Here is an interesting find from the site that shall not be named. Do you really think Cockburn has a capacity to fit facts to political, economic or ecological theory? Considering how long ago Al Gore became convinced that the evidece of global warming was convincing, how much can you trust the judgment of Cockburn who wrote this just five years ago?
From "The Nation"
August 23, 2001 (September 3, 2001 issue)
http://www.thenation.com/docprem.mhtml?i=20010903&s=cockburnHot Air Is Bad for Us
Alexander Cockburn
The current uproar over the posture of the Bush Administration on global warming and, most recently, on power-plant emissions vividly illustrates the political hypocrisy and opportunism imbuing debates on environmental issues. Take first global warming.

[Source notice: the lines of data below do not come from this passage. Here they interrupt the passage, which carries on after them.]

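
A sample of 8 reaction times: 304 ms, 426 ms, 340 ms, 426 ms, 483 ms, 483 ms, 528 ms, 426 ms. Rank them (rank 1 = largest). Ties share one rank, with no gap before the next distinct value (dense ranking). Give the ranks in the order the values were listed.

Sorted (descending): 528, 483, 483, 426, 426, 426, 340, 304
The 2 values of 483 share dense rank 2.
The 3 values of 426 share dense rank 3.
Remaining distinct values take the next consecutive integers.

5, 3, 4, 3, 2, 2, 1, 3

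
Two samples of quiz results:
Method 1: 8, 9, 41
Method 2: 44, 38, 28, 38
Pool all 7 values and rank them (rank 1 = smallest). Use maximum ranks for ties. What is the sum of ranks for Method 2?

Sorted (ascending): 8, 9, 28, 38, 38, 41, 44
The 2 values of 38 occupy positions 4–5 → each gets rank 5.
Method 2 values → pooled ranks: 44→7, 38→5, 28→3, 38→5
Rank sum = 7 + 5 + 3 + 5 = 20

20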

The charge that the current phase of global warming can be attributed to greenhouse gases generated by humans and their livestock is an article of faith among liberals as sturdy as is missile defense among the conservative crowd. The Democrats have seized on the issue of global warming as indicative of President Bush's willful refusal to confront a global crisis that properly agitates all of America's major allies. Almost daily, the major green groups reap rich political capital (and donations) on the issue.
Yet the so-called anthropogenic origin of global warming remains entirely nonproven. Back in the spring of this year, even the Intergovernmental Panel on Climate Change, which now has a huge stake in arguing the "caused by humans" thesis, admitted in its summary that there could be a one-in-three chance its multitude of experts are wrong. A subsequent report, issued under the auspices of the National Academy of Sciences, is ambivalent to the point of absurdity. An initial paragraph boldly asserting the caused-by-humans line is confounded a few pages later by far more cautious paragraphs admitting that the thesis is speculative and that major uncertainty rules on the role played in climate equations by water vapor and aerosols.